For a seafood joint in a tiny town, Yanni’s has a nice wine list along with a lot of signature cocktails. Their menu is quite extensive, featuring non-calamari appetizers like chicken wings, stuffed clams, crab cakes, and four different preparations of oysters. They also have soups, including their Troy Chowder Fest award winning New England clam chowder (chow-dah!); the salad offerings include a pecan-crusted chicken salad, a seafood Cobb salad, and a Thai shrimp noodle salad. There are burgers and sandwiches, including their house-roasted pastrami, plus fried seafood of nearly every kind. Entrees include steaks, pasta, and of course lots of seafood, such as the seafood Newburgh manicotti, lobster mac-n-cheese, and grilled scallops. There is a kid’s menu, and a specials menu with at least a dozen items on it.

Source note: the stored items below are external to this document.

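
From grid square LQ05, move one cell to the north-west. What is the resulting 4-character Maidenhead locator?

Longitude square 0; −1 → -1, wraps to 9, carry into field.
Longitude field L = 11; −1 → 10 = K.
Latitude square 5; +1 → 6.

KQ96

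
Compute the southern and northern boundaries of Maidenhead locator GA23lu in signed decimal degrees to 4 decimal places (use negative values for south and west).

Field G=6, A=0: +6·20° lon, +0·10° lat → SW at lon -60°, lat -90°.
Square 2, 3: +2·2° lon, +3·1° lat → SW at lon -56°, lat -87°.
Subsquare l=11, u=20: +11·0.0833333° lon, +20·0.0416667° lat → SW at lon -55.0833°, lat -86.1667°.
Cell spans 0.0833333° lon × 0.0416667° lat.
south -86.1667, north -86.1250.

-86.1667, -86.1250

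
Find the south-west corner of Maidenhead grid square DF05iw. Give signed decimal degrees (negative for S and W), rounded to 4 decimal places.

-34.0833, -119.3333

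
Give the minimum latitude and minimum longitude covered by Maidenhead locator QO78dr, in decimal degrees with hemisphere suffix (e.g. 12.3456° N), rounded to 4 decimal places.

Field Q=16, O=14: +16·20° lon, +14·10° lat → SW at lon 140°, lat 50°.
Square 7, 8: +7·2° lon, +8·1° lat → SW at lon 154°, lat 58°.
Subsquare d=3, r=17: +3·0.0833333° lon, +17·0.0416667° lat → SW at lon 154.25°, lat 58.7083°.
latitude 58.7083° N, longitude 154.2500° E.

58.7083° N, 154.2500° E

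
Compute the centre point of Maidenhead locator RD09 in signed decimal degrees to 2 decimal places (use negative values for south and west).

-50.50, 161.00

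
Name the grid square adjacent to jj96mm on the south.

JJ96ml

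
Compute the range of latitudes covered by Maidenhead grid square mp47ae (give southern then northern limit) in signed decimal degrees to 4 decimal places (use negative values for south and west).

67.1667, 67.2083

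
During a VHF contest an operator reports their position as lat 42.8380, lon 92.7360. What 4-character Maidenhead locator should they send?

NN62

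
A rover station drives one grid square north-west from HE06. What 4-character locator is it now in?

GE97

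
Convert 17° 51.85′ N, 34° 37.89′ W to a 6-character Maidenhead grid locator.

Offset from 180°W / 90°S: lon 145.3685°, lat 107.8642°.
Field: 145.3685/20 → 7 → H, 107.8642/10 → 10 → K; chars HK.
Square: 5.3685/2 → 2, 7.8642/1 → 7; chars 27.
Subsquare: 1.3685/0.0833333 → 16 → q, 0.8642/0.0416667 → 20 → u; chars qu.

HK27qu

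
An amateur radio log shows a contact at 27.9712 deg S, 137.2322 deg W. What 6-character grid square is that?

CG12ja

Offset from 180°W / 90°S: lon 42.7678°, lat 62.0288°.
Field (20°×10°, letters A–R): 42.7678/20 → 2 → C, 62.0288/10 → 6 → G; chars CG.
Square (2°×1°, digits 0–9): 2.7678/2 → 1, 2.0288/1 → 2; chars 12.
Subsquare (5′×2.5′, letters a–x): 0.7678/0.0833333 → 9 → j, 0.0288/0.0416667 → 0 → a; chars ja.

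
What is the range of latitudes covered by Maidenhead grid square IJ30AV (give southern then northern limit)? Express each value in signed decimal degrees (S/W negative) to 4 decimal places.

Field I=8, J=9: +8·20° lon, +9·10° lat → SW at lon -20°, lat 0°.
Square 3, 0: +3·2° lon, +0·1° lat → SW at lon -14°, lat 0°.
Subsquare a=0, v=21: +0·0.0833333° lon, +21·0.0416667° lat → SW at lon -14°, lat 0.875°.
Cell spans 0.0833333° lon × 0.0416667° lat.
south 0.8750, north 0.9167.

0.8750, 0.9167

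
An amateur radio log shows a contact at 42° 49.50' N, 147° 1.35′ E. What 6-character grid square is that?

QN32mt

Offset from 180°W / 90°S: lon 327.0225°, lat 132.8250°.
Field (20°×10°, letters A–R): lon ⌊327.0225/20⌋ = 16 → Q; lat ⌊132.8250/10⌋ = 13 → N.
Square (2°×1°, digits 0–9): lon ⌊7.0225/2⌋ = 3; lat ⌊2.8250/1⌋ = 2.
Subsquare (5′×2.5′, letters a–x): lon ⌊1.0225/0.0833333⌋ = 12 → m; lat ⌊0.8250/0.0416667⌋ = 19 → t.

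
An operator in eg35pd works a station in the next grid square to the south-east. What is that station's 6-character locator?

Longitude subsquare p = 15; +1 → 16 = q.
Latitude subsquare d = 3; −1 → 2 = c.

EG35qc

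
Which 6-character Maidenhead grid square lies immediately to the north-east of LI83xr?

Longitude subsquare x = 23; +1 → 24, wraps to 0 = a, carry into square.
Longitude square 8; +1 → 9.
Latitude subsquare r = 17; +1 → 18 = s.

LI93as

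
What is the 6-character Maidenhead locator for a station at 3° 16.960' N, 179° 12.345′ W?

Shift to the Maidenhead origin (180°W, 90°S): lon 0.7943, lat 93.2827.
Field (20°×10°, letters A–R): 0.7943/20 → 0 → A, 93.2827/10 → 9 → J; chars AJ.
Square (2°×1°, digits 0–9): 0.7943/2 → 0, 3.2827/1 → 3; chars 03.
Subsquare (5′×2.5′, letters a–x): 0.7943/0.0833333 → 9 → j, 0.2827/0.0416667 → 6 → g; chars jg.

AJ03jg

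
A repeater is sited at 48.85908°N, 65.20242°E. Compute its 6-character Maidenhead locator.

MN28ou

Add 180° to longitude and 90° to latitude: 245.2024, 138.8591.
Field: 245.2024/20 → 12 → M, 138.8591/10 → 13 → N; chars MN.
Square: 5.2024/2 → 2, 8.8591/1 → 8; chars 28.
Subsquare: 1.2024/0.0833333 → 14 → o, 0.8591/0.0416667 → 20 → u; chars ou.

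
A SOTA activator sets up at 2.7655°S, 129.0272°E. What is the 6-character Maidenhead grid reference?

Shift to the Maidenhead origin (180°W, 90°S): lon 309.0272, lat 87.2345.
Field: 309.0272/20 → 15 → P, 87.2345/10 → 8 → I; chars PI.
Square: 9.0272/2 → 4, 7.2345/1 → 7; chars 47.
Subsquare: 1.0272/0.0833333 → 12 → m, 0.2345/0.0416667 → 5 → f; chars mf.

PI47mf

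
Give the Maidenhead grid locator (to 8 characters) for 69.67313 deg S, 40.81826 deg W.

GC90oh18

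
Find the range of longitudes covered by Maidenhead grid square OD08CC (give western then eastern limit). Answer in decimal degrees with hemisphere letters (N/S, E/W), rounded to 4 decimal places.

Field O=14, D=3: +14·20° lon, +3·10° lat → SW at lon 100°, lat -60°.
Square 0, 8: +0·2° lon, +8·1° lat → SW at lon 100°, lat -52°.
Subsquare c=2, c=2: +2·0.0833333° lon, +2·0.0416667° lat → SW at lon 100.167°, lat -51.9167°.
Cell spans 0.0833333° lon × 0.0416667° lat.
west 100.1667° E, east 100.2500° E.

100.1667° E, 100.2500° E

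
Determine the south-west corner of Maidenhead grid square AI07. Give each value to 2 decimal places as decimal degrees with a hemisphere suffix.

Field A=0, I=8: +0·20° lon, +8·10° lat → SW at lon -180°, lat -10°.
Square 0, 7: +0·2° lon, +7·1° lat → SW at lon -180°, lat -3°.
latitude 3.00° S, longitude 180.00° W.

3.00° S, 180.00° W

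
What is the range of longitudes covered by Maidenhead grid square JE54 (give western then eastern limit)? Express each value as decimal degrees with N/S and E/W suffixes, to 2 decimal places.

10.00° E, 12.00° E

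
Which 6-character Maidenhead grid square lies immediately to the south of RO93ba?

RO92bx

Latitude subsquare a = 0; −1 → -1, wraps to 23 = x, carry into square.
Latitude square 3; −1 → 2.
The longitude characters are unchanged.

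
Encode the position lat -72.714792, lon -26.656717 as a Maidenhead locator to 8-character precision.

Shift to the Maidenhead origin (180°W, 90°S): lon 153.34328, lat 17.28521.
Field: lon ⌊153.34328/20⌋ = 7 → H; lat ⌊17.28521/10⌋ = 1 → B.
Square: lon ⌊13.34328/2⌋ = 6; lat ⌊7.28521/1⌋ = 7.
Subsquare: lon ⌊1.34328/0.0833333⌋ = 16 → q; lat ⌊0.28521/0.0416667⌋ = 6 → g.
Extended square: lon ⌊0.00995/0.00833333⌋ = 1; lat ⌊0.03521/0.00416667⌋ = 8.

HB67qg18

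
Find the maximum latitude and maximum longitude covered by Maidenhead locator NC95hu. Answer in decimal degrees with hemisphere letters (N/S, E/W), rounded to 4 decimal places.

64.1250° S, 98.6667° E

Field N=13, C=2: +13·20° lon, +2·10° lat → SW at lon 80°, lat -70°.
Square 9, 5: +9·2° lon, +5·1° lat → SW at lon 98°, lat -65°.
Subsquare h=7, u=20: +7·0.0833333° lon, +20·0.0416667° lat → SW at lon 98.5833°, lat -64.1667°.
Cell spans 0.0833333° lon × 0.0416667° lat. NE corner is SW corner plus one full cell.
latitude 64.1250° S, longitude 98.6667° E.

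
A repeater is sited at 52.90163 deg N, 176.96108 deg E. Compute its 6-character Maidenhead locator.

RO82lv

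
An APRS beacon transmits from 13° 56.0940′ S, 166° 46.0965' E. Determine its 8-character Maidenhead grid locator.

RH36jb25

Add 180° to longitude and 90° to latitude: 346.76828, 76.06510.
Field (20°×10°, letters A–R): 346.76828/20 → 17 → R, 76.06510/10 → 7 → H; chars RH.
Square (2°×1°, digits 0–9): 6.76828/2 → 3, 6.06510/1 → 6; chars 36.
Subsquare (5′×2.5′, letters a–x): 0.76828/0.0833333 → 9 → j, 0.06510/0.0416667 → 1 → b; chars jb.
Extended square (30″×15″, digits 0–9): 0.01828/0.00833333 → 2, 0.02343/0.00416667 → 5; chars 25.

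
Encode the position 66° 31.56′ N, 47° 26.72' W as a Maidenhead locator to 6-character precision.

GP66gm

Shift to the Maidenhead origin (180°W, 90°S): lon 132.5547, lat 156.5260.
Field: lon ⌊132.5547/20⌋ = 6 → G; lat ⌊156.5260/10⌋ = 15 → P.
Square: lon ⌊12.5547/2⌋ = 6; lat ⌊6.5260/1⌋ = 6.
Subsquare: lon ⌊0.5547/0.0833333⌋ = 6 → g; lat ⌊0.5260/0.0416667⌋ = 12 → m.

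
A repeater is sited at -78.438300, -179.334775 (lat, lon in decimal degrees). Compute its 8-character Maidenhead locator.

AB01hn94

Add 180° to longitude and 90° to latitude: 0.66522, 11.56170.
Field: lon ⌊0.66522/20⌋ = 0 → A; lat ⌊11.56170/10⌋ = 1 → B.
Square: lon ⌊0.66522/2⌋ = 0; lat ⌊1.56170/1⌋ = 1.
Subsquare: lon ⌊0.66522/0.0833333⌋ = 7 → h; lat ⌊0.56170/0.0416667⌋ = 13 → n.
Extended square: lon ⌊0.08189/0.00833333⌋ = 9; lat ⌊0.02003/0.00416667⌋ = 4.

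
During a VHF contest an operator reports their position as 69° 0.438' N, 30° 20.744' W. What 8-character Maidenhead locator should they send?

HP49ta81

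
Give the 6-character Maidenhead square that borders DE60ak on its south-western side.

Longitude subsquare a = 0; −1 → -1, wraps to 23 = x, carry into square.
Longitude square 6; −1 → 5.
Latitude subsquare k = 10; −1 → 9 = j.

DE50xj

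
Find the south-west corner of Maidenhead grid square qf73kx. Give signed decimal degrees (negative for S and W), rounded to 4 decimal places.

Field Q=16, F=5: +16·20° lon, +5·10° lat → SW at lon 140°, lat -40°.
Square 7, 3: +7·2° lon, +3·1° lat → SW at lon 154°, lat -37°.
Subsquare k=10, x=23: +10·0.0833333° lon, +23·0.0416667° lat → SW at lon 154.833°, lat -36.0417°.
latitude -36.0417, longitude 154.8333.

-36.0417, 154.8333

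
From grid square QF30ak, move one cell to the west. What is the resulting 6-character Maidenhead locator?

Longitude subsquare a = 0; −1 → -1, wraps to 23 = x, carry into square.
Longitude square 3; −1 → 2.
The latitude characters are unchanged.

QF20xk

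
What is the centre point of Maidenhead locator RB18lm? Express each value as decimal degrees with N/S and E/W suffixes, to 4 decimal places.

Field R=17, B=1: +17·20° lon, +1·10° lat → SW at lon 160°, lat -80°.
Square 1, 8: +1·2° lon, +8·1° lat → SW at lon 162°, lat -72°.
Subsquare l=11, m=12: +11·0.0833333° lon, +12·0.0416667° lat → SW at lon 162.917°, lat -71.5°.
Cell spans 0.0833333° lon × 0.0416667° lat. Centre is SW corner plus half of each.
latitude 71.4792° S, longitude 162.9583° E.

71.4792° S, 162.9583° E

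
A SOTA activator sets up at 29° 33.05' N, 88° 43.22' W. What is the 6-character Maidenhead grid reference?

EL59pn

Offset from 180°W / 90°S: lon 91.2797°, lat 119.5508°.
Field: lon ⌊91.2797/20⌋ = 4 → E; lat ⌊119.5508/10⌋ = 11 → L.
Square: lon ⌊11.2797/2⌋ = 5; lat ⌊9.5508/1⌋ = 9.
Subsquare: lon ⌊1.2797/0.0833333⌋ = 15 → p; lat ⌊0.5508/0.0416667⌋ = 13 → n.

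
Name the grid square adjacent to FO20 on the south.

FN29

Latitude square 0; −1 → -1, wraps to 9, carry into field.
Latitude field O = 14; −1 → 13 = N.
The longitude characters are unchanged.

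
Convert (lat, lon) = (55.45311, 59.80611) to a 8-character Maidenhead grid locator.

Offset from 180°W / 90°S: lon 239.80611°, lat 145.45311°.
Field (20°×10°, letters A–R): 239.80611/20 → 11 → L, 145.45311/10 → 14 → O; chars LO.
Square (2°×1°, digits 0–9): 19.80611/2 → 9, 5.45311/1 → 5; chars 95.
Subsquare (5′×2.5′, letters a–x): 1.80611/0.0833333 → 21 → v, 0.45311/0.0416667 → 10 → k; chars vk.
Extended square (30″×15″, digits 0–9): 0.05611/0.00833333 → 6, 0.03644/0.00416667 → 8; chars 68.

LO95vk68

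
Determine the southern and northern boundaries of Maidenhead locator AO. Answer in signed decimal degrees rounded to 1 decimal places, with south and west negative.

50.0, 60.0

Field A=0, O=14: +0·20° lon, +14·10° lat → SW at lon -180°, lat 50°.
Cell spans 20° lon × 10° lat.
south 50.0, north 60.0.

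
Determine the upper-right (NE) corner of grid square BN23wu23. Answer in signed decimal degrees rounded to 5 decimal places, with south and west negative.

43.85000, -154.14167

Field B=1, N=13: +1·20° lon, +13·10° lat → SW at lon -160°, lat 40°.
Square 2, 3: +2·2° lon, +3·1° lat → SW at lon -156°, lat 43°.
Subsquare w=22, u=20: +22·0.0833333° lon, +20·0.0416667° lat → SW at lon -154.167°, lat 43.8333°.
Extended square 2, 3: +2·0.00833333° lon, +3·0.00416667° lat → SW at lon -154.15°, lat 43.8458°.
Cell spans 0.00833333° lon × 0.00416667° lat. NE corner is SW corner plus one full cell.
latitude 43.85000, longitude -154.14167.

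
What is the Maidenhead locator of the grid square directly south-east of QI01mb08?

QI01mb17

Longitude extended square 0; +1 → 1.
Latitude extended square 8; −1 → 7.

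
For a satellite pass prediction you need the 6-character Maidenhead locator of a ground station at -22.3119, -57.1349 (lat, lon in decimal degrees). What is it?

Add 180° to longitude and 90° to latitude: 122.8651, 67.6881.
Field: 122.8651/20 → 6 → G, 67.6881/10 → 6 → G; chars GG.
Square: 2.8651/2 → 1, 7.6881/1 → 7; chars 17.
Subsquare: 0.8651/0.0833333 → 10 → k, 0.6881/0.0416667 → 16 → q; chars kq.

GG17kq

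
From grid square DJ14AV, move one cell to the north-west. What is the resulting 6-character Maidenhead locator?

DJ04xw

Longitude subsquare a = 0; −1 → -1, wraps to 23 = x, carry into square.
Longitude square 1; −1 → 0.
Latitude subsquare v = 21; +1 → 22 = w.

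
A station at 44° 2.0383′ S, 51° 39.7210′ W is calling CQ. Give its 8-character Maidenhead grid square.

GE45ex01

Offset from 180°W / 90°S: lon 128.33798°, lat 45.96603°.
Field (20°×10°, letters A–R): lon ⌊128.33798/20⌋ = 6 → G; lat ⌊45.96603/10⌋ = 4 → E.
Square (2°×1°, digits 0–9): lon ⌊8.33798/2⌋ = 4; lat ⌊5.96603/1⌋ = 5.
Subsquare (5′×2.5′, letters a–x): lon ⌊0.33798/0.0833333⌋ = 4 → e; lat ⌊0.96603/0.0416667⌋ = 23 → x.
Extended square (30″×15″, digits 0–9): lon ⌊0.00465/0.00833333⌋ = 0; lat ⌊0.00770/0.00416667⌋ = 1.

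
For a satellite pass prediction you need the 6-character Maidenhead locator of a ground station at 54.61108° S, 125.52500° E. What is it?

PD25sj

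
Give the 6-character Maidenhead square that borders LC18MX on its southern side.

Latitude subsquare x = 23; −1 → 22 = w.
The longitude characters are unchanged.

LC18mw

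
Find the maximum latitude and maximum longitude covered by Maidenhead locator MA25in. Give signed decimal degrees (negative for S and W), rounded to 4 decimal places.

-84.4167, 64.7500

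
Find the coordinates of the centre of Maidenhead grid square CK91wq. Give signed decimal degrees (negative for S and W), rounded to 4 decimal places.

Field C=2, K=10: +2·20° lon, +10·10° lat → SW at lon -140°, lat 10°.
Square 9, 1: +9·2° lon, +1·1° lat → SW at lon -122°, lat 11°.
Subsquare w=22, q=16: +22·0.0833333° lon, +16·0.0416667° lat → SW at lon -120.167°, lat 11.6667°.
Cell spans 0.0833333° lon × 0.0416667° lat. Centre is SW corner plus half of each.
latitude 11.6875, longitude -120.1250.

11.6875, -120.1250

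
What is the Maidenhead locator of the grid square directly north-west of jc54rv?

JC54qw

Longitude subsquare r = 17; −1 → 16 = q.
Latitude subsquare v = 21; +1 → 22 = w.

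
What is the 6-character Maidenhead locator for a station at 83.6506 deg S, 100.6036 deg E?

OA06hi

Shift to the Maidenhead origin (180°W, 90°S): lon 280.6036, lat 6.3494.
Field: lon ⌊280.6036/20⌋ = 14 → O; lat ⌊6.3494/10⌋ = 0 → A.
Square: lon ⌊0.6036/2⌋ = 0; lat ⌊6.3494/1⌋ = 6.
Subsquare: lon ⌊0.6036/0.0833333⌋ = 7 → h; lat ⌊0.3494/0.0416667⌋ = 8 → i.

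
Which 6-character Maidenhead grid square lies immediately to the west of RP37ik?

RP37hk

Longitude subsquare i = 8; −1 → 7 = h.
The latitude characters are unchanged.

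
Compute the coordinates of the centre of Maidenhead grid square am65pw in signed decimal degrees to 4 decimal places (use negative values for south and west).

Field A=0, M=12: +0·20° lon, +12·10° lat → SW at lon -180°, lat 30°.
Square 6, 5: +6·2° lon, +5·1° lat → SW at lon -168°, lat 35°.
Subsquare p=15, w=22: +15·0.0833333° lon, +22·0.0416667° lat → SW at lon -166.75°, lat 35.9167°.
Cell spans 0.0833333° lon × 0.0416667° lat. Centre is SW corner plus half of each.
latitude 35.9375, longitude -166.7083.

35.9375, -166.7083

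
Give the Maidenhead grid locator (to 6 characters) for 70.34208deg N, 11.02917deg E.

JQ50mi

Offset from 180°W / 90°S: lon 191.0292°, lat 160.3421°.
Field: lon ⌊191.0292/20⌋ = 9 → J; lat ⌊160.3421/10⌋ = 16 → Q.
Square: lon ⌊11.0292/2⌋ = 5; lat ⌊0.3421/1⌋ = 0.
Subsquare: lon ⌊1.0292/0.0833333⌋ = 12 → m; lat ⌊0.3421/0.0416667⌋ = 8 → i.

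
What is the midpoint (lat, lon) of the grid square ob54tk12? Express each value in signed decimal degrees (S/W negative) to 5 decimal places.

Field O=14, B=1: +14·20° lon, +1·10° lat → SW at lon 100°, lat -80°.
Square 5, 4: +5·2° lon, +4·1° lat → SW at lon 110°, lat -76°.
Subsquare t=19, k=10: +19·0.0833333° lon, +10·0.0416667° lat → SW at lon 111.583°, lat -75.5833°.
Extended square 1, 2: +1·0.00833333° lon, +2·0.00416667° lat → SW at lon 111.592°, lat -75.575°.
Cell spans 0.00833333° lon × 0.00416667° lat. Centre is SW corner plus half of each.
latitude -75.57292, longitude 111.59583.

-75.57292, 111.59583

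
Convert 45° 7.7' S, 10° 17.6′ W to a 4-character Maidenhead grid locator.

IE44

Add 180° to longitude and 90° to latitude: 169.71, 44.87.
Field: 169.71/20 → 8 → I, 44.87/10 → 4 → E; chars IE.
Square: 9.71/2 → 4, 4.87/1 → 4; chars 44.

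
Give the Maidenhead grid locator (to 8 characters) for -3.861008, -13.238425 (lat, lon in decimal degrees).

II36jd13

Offset from 180°W / 90°S: lon 166.76157°, lat 86.13899°.
Field: 166.76157/20 → 8 → I, 86.13899/10 → 8 → I; chars II.
Square: 6.76157/2 → 3, 6.13899/1 → 6; chars 36.
Subsquare: 0.76157/0.0833333 → 9 → j, 0.13899/0.0416667 → 3 → d; chars jd.
Extended square: 0.01157/0.00833333 → 1, 0.01399/0.00416667 → 3; chars 13.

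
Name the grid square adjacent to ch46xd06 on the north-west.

CH46wd97

Longitude extended square 0; −1 → -1, wraps to 9, carry into subsquare.
Longitude subsquare x = 23; −1 → 22 = w.
Latitude extended square 6; +1 → 7.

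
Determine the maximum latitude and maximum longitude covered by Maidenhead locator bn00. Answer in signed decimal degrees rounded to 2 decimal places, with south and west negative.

41.00, -158.00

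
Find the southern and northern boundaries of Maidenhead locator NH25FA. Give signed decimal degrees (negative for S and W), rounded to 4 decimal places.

-15.0000, -14.9583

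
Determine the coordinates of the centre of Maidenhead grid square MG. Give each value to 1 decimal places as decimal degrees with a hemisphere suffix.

25.0° S, 70.0° E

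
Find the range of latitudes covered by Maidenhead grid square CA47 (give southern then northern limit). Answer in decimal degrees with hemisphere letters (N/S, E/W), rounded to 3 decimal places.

83.000° S, 82.000° S

Field C=2, A=0: +2·20° lon, +0·10° lat → SW at lon -140°, lat -90°.
Square 4, 7: +4·2° lon, +7·1° lat → SW at lon -132°, lat -83°.
Cell spans 2° lon × 1° lat.
south 83.000° S, north 82.000° S.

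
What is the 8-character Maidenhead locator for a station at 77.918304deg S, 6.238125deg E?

Shift to the Maidenhead origin (180°W, 90°S): lon 186.23812, lat 12.08170.
Field: lon ⌊186.23812/20⌋ = 9 → J; lat ⌊12.08170/10⌋ = 1 → B.
Square: lon ⌊6.23812/2⌋ = 3; lat ⌊2.08170/1⌋ = 2.
Subsquare: lon ⌊0.23812/0.0833333⌋ = 2 → c; lat ⌊0.08170/0.0416667⌋ = 1 → b.
Extended square: lon ⌊0.07146/0.00833333⌋ = 8; lat ⌊0.04003/0.00416667⌋ = 9.

JB32cb89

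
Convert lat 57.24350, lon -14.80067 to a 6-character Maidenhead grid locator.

Offset from 180°W / 90°S: lon 165.1993°, lat 147.2435°.
Field: lon ⌊165.1993/20⌋ = 8 → I; lat ⌊147.2435/10⌋ = 14 → O.
Square: lon ⌊5.1993/2⌋ = 2; lat ⌊7.2435/1⌋ = 7.
Subsquare: lon ⌊1.1993/0.0833333⌋ = 14 → o; lat ⌊0.2435/0.0416667⌋ = 5 → f.

IO27of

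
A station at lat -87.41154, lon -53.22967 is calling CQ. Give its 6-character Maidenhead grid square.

Add 180° to longitude and 90° to latitude: 126.7703, 2.5885.
Field: lon ⌊126.7703/20⌋ = 6 → G; lat ⌊2.5885/10⌋ = 0 → A.
Square: lon ⌊6.7703/2⌋ = 3; lat ⌊2.5885/1⌋ = 2.
Subsquare: lon ⌊0.7703/0.0833333⌋ = 9 → j; lat ⌊0.5885/0.0416667⌋ = 14 → o.

GA32jo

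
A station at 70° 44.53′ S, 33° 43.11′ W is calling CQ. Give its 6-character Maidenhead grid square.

HB39dg

Add 180° to longitude and 90° to latitude: 146.2815, 19.2578.
Field: 146.2815/20 → 7 → H, 19.2578/10 → 1 → B; chars HB.
Square: 6.2815/2 → 3, 9.2578/1 → 9; chars 39.
Subsquare: 0.2815/0.0833333 → 3 → d, 0.2578/0.0416667 → 6 → g; chars dg.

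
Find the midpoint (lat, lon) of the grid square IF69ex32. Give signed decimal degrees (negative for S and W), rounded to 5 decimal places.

-30.03125, -7.63750

Field I=8, F=5: +8·20° lon, +5·10° lat → SW at lon -20°, lat -40°.
Square 6, 9: +6·2° lon, +9·1° lat → SW at lon -8°, lat -31°.
Subsquare e=4, x=23: +4·0.0833333° lon, +23·0.0416667° lat → SW at lon -7.66667°, lat -30.0417°.
Extended square 3, 2: +3·0.00833333° lon, +2·0.00416667° lat → SW at lon -7.64167°, lat -30.0333°.
Cell spans 0.00833333° lon × 0.00416667° lat. Centre is SW corner plus half of each.
latitude -30.03125, longitude -7.63750.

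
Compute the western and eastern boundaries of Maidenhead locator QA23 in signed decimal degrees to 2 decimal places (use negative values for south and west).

144.00, 146.00

Field Q=16, A=0: +16·20° lon, +0·10° lat → SW at lon 140°, lat -90°.
Square 2, 3: +2·2° lon, +3·1° lat → SW at lon 144°, lat -87°.
Cell spans 2° lon × 1° lat.
west 144.00, east 146.00.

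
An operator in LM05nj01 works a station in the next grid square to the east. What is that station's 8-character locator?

LM05nj11

Longitude extended square 0; +1 → 1.
The latitude characters are unchanged.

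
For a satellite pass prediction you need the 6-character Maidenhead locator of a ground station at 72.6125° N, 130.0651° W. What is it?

CQ42xo

Add 180° to longitude and 90° to latitude: 49.9349, 162.6125.
Field: 49.9349/20 → 2 → C, 162.6125/10 → 16 → Q; chars CQ.
Square: 9.9349/2 → 4, 2.6125/1 → 2; chars 42.
Subsquare: 1.9349/0.0833333 → 23 → x, 0.6125/0.0416667 → 14 → o; chars xo.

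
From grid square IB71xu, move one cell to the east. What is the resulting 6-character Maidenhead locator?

IB81au

Longitude subsquare x = 23; +1 → 24, wraps to 0 = a, carry into square.
Longitude square 7; +1 → 8.
The latitude characters are unchanged.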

For our entrees, we went with the sesame-crusted tuna, the grilled salmon, the surf n’ turf special, and the lobster roll special. All but the lobster roll came with saffron rice, a piece of corn on the cob, pickled purple cabbage, and a fresh roll. The tuna was very good – it was seared nicely on the outside, and the sesame seeds gave a nice texture contrast to the smooth tuna. It was served on an amazing seaweed salad with a wasabi aoli; I thought this component was better than the tuna itself. The salmon was perfectly cooked and flaked apart beautifully. The filet was also cooked with great care, and the accompanying lobster tail was succulent and tender. The rice was pretty good, the corn was very juicy, and the pickled cabbage was tangy and an unexpectedly great compliment to the rest of the items. The roll was interesting – we detected a distinct BBQ aroma to it and we asked our server about it. She explained that the rolls are baked in the same oven where they finish off the dishes from the smoker, so that smoky flavor gets infused into the bread; take note, every other BBQ place. The lobster roll, simply put, has to be the best you can get outside of Boston (or probably Maine). The fresh baked ciabatta roll was light and chewy, and was stuffed with a very generous portion of lobster meat – large chunks of it at that – tossed with small bits of celery and herbs and very lightly dressed with mayo. The lobster was the clear star of the dish, not weighed down by disproportionate amounts of mayo or bread (which is what you’ll find at other places around here). It was served with coleslaw (which did have way too much mayo) and some very good sweet potato fries.
We had no room for dessert, but the white board advertised an array of mouthwatering selections like Snickers pie, cheesecake, and many other treats. Price-wise, Yanni’s is a good value. Appetizers are all under $10 (except the one we got which was $12.99), salads range from $11-$14, burgers and sandwiches are all around $10 or $11, and the entrees will set you back $14-$25. But for the amount of food and the quality, it’s worth it. Sipping wine while watching the boats motor up and down the river, enjoying fresh, delicious food in a relaxed, friendly atmosphere – these are what Yanni’s Too has to offer, and with just a 20-minute drive from Albany, there’s no reason you shouldn’t go check it out.
The Mouse House Kitchen gives Yanni’s Too 4.5 out of 5 stars!